New Technology allows you to do new things in new ways, and hence actions may be against the principal of an existing law, but not captured by it's definition.
Then it's a shoddily-written law that targets the methods of doing the action, without addressing the action itself. Actions should be punishable; methods should not be, unless there's a special reason to change the punishment based on the method used to perform the action.
You also can't be as vague as saying "No peeping" because that's how people get off with excuses like "I wasn't peeping, I was peeking".
If I were a lawyer, or otherwise versed in the appropriate legal terminology, I would've used it. As it is, I stuck to vernacular English.
And those exist. The penalty for unlicensed drone use is not the same as manslaughter for example
I'm not talking about penalties. I'm talking about a threshold of occurrences before I think something should be done about the problem.

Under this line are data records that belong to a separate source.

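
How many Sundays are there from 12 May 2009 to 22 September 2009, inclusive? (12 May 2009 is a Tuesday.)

12 May 2009 is a Tuesday; the first Sunday on or after it is 17 May 2009 (5 days later).
From 17 May 2009 to 22 September 2009: 14 + 30 + 31 + 31 + 22 = 128 days (rest of May, June, July, August, September).
128 ÷ 7 = 18 full weeks with remainder 2, so 18 more Sundays after the first → 19.

19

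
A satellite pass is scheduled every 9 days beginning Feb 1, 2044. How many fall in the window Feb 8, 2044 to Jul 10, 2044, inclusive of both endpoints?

17

Occurrences land 9·i days after Feb 1, 2044 for i = 0, 1, 2, …
Feb 8, 2044 is 7 days after the start; 7 ÷ 9 = 0 remainder 7; since the remainder is 7, round up to i = 1. First occurrence in the window: #2 on Feb 10, 2044 (1×9 = 9 days in).
Jul 10, 2044 is 160 days after the start; 160 ÷ 9 = 17 remainder 7. Last occurrence in the window: #18 on Jul 3, 2044.
Occurrences #2 through #18: 17 in total.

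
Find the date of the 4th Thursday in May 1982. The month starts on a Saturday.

May 27, 1982

May 1982 begins on a Saturday, so the first Thursday is May 6 (5 days later).
The 4th Thursday is 3 weeks later: 6 + 21 = 27.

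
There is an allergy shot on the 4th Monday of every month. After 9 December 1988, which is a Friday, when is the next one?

December 1988 starts on a Thursday; its first Monday is the 5th, so the 4th Monday is the 26th — 26 December 1988.
26 December 1988 is after 9 December 1988, so that is the next one.

26 December 1988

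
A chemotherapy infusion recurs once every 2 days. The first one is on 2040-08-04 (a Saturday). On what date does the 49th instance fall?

The 49th occurrence is 48 intervals after the first: 48 × 2 = 96 days after 2040-08-04.
August has 31 days — 27 days to the end of August leaves 69.
September has 30 days (39 left).
October has 31 days (8 left).
8 days into November → 2040-11-08.

2040-11-08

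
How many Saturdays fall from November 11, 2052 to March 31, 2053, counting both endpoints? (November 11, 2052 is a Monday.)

20

November 11, 2052 is a Monday; the first Saturday on or after it is November 16, 2052 (5 days later).
From November 16, 2052 to March 31, 2053: 14 + 31 + 31 + 28 + 31 = 135 days (rest of November, December, January, February, March).
135 ÷ 7 = 19 full weeks with remainder 2, so 19 more Saturdays after the first → 20.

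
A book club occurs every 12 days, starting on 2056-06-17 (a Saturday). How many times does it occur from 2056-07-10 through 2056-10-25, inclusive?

9

Occurrences land 12·i days after 2056-06-17 for i = 0, 1, 2, …
2056-07-10 is 23 days after the start; 23 ÷ 12 = 1 remainder 11; since the remainder is 11, round up to i = 2. First occurrence in the window: #3 on 2056-07-11 (2×12 = 24 days in).
2056-10-25 is 130 days after the start; 130 ÷ 12 = 10 remainder 10. Last occurrence in the window: #11 on 2056-10-15.
Occurrences #3 through #11: 9 in total.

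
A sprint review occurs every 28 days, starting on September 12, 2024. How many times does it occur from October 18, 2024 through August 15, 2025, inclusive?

11

Occurrences land 28·i days after September 12, 2024 for i = 0, 1, 2, …
October 18, 2024 is 36 days after the start; 36 ÷ 28 = 1 remainder 8; since the remainder is 8, round up to i = 2. First occurrence in the window: #3 on November 7, 2024 (2×28 = 56 days in).
August 15, 2025 is 337 days after the start; 337 ÷ 28 = 12 remainder 1. Last occurrence in the window: #13 on August 14, 2025.
Occurrences #3 through #13: 11 in total.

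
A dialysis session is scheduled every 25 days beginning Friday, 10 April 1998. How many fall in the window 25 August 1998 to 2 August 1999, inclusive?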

No laws existed against blinding people with lasers because why would you have a law for something that hadn't been invented?

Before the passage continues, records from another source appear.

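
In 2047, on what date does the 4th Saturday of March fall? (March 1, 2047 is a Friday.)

2047-03-23

March 2047 begins on a Friday, so the first Saturday is March 2 (1 day later).
The 4th Saturday is 3 weeks later: 2 + 21 = 23.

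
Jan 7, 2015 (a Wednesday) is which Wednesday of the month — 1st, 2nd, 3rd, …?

1st

Day 7 falls in week ⌈7/7⌉ of the month.
Days 1–7 hold the 1st Wednesday, 8–14 the 2nd, 15–21 the 3rd, 22–28 the 4th, 29–31 the 5th.
7 is in the range for the 1st.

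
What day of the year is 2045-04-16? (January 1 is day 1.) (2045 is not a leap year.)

106

Days in months before April: 31 + 28 + 31 = 90.
Plus 16 days into April → day 106.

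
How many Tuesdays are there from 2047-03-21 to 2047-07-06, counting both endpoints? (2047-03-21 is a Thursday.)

15

2047-03-21 is a Thursday; the first Tuesday on or after it is 2047-03-26 (5 days later).
From 2047-03-26 to 2047-07-06: 5 + 30 + 31 + 30 + 6 = 102 days (rest of March, April, May, June, July).
102 ÷ 7 = 14 full weeks with remainder 4, so 14 more Tuesdays after the first → 15.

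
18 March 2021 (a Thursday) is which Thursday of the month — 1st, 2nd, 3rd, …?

3rd

Day 18 falls in week ⌈18/7⌉ of the month.
Days 1–7 hold the 1st Thursday, 8–14 the 2nd, 15–21 the 3rd, 22–28 the 4th, 29–31 the 5th.
18 is in the range for the 3rd.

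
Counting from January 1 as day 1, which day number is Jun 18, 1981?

169

Days in months before Jun: 31 + 28 + 31 + 30 + 31 = 151.
Plus 18 days into Jun → day 169.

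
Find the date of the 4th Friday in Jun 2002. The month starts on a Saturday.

Jun 28, 2002

Jun 2002 begins on a Saturday, so the first Friday is Jun 7 (6 days later).
The 4th Friday is 3 weeks later: 7 + 21 = 28.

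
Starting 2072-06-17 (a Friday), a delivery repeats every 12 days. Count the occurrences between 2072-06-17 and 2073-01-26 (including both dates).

19

Occurrences land 12·i days after 2072-06-17 for i = 0, 1, 2, …
The window opens on the start date, so the first occurrence inside is #1 on 2072-06-17.
2073-01-26 is 223 days after the start; 223 ÷ 12 = 18 remainder 7. Last occurrence in the window: #19 on 2073-01-19.
Occurrences #1 through #19: 19 in total.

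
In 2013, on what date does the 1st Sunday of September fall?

September 2013 begins on a Sunday, so the first Sunday is September 1.

1 September 2013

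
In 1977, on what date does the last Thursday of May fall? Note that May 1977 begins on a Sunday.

May 26, 1977

May 1977 begins on a Sunday, so the first Thursday is May 5 (4 days later).
May 1977 has 31 days. Adding weeks: 5, 12, 19, 26 — the last one ≤ 31 is the 26th.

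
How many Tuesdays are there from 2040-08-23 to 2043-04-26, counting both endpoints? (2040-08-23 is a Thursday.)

2040-08-23 is a Thursday; the first Tuesday on or after it is 2040-08-28 (5 days later).
From 2040-08-28 to 2043-04-26: 125 + 365 + 365 + 116 = 971 days (rest of 2040, 2041, 2042, to 2043-04-26 in 2043).
971 ÷ 7 = 138 full weeks with remainder 5, so 138 more Tuesdays after the first → 139.

139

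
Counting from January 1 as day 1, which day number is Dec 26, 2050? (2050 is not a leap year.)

360

Days in months before Dec: 31 + 28 + 31 + 30 + 31 + 30 + 31 + 31 + 30 + 31 + 30 = 334.
Plus 26 days into Dec → day 360.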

Bullshit; a law exists. Assault and battery would both apply, and possibly aggravated assault, to emphasize the life-changing damage that blinding someone would cause.
so the authorities cracked down and banned them.
That doesn't seem to be true, at least in the U.S. Lasers of various powers are widely available. The change, as I perceive it, is that the novelty value wore off, and most people in society began to recognize that using a dangerous tool as a toy is irresponsible. That being said, I can still go to a pet store and buy a class-1 laser as a cat toy. I can buy a class-3 in a store, marketed for pointing to stars.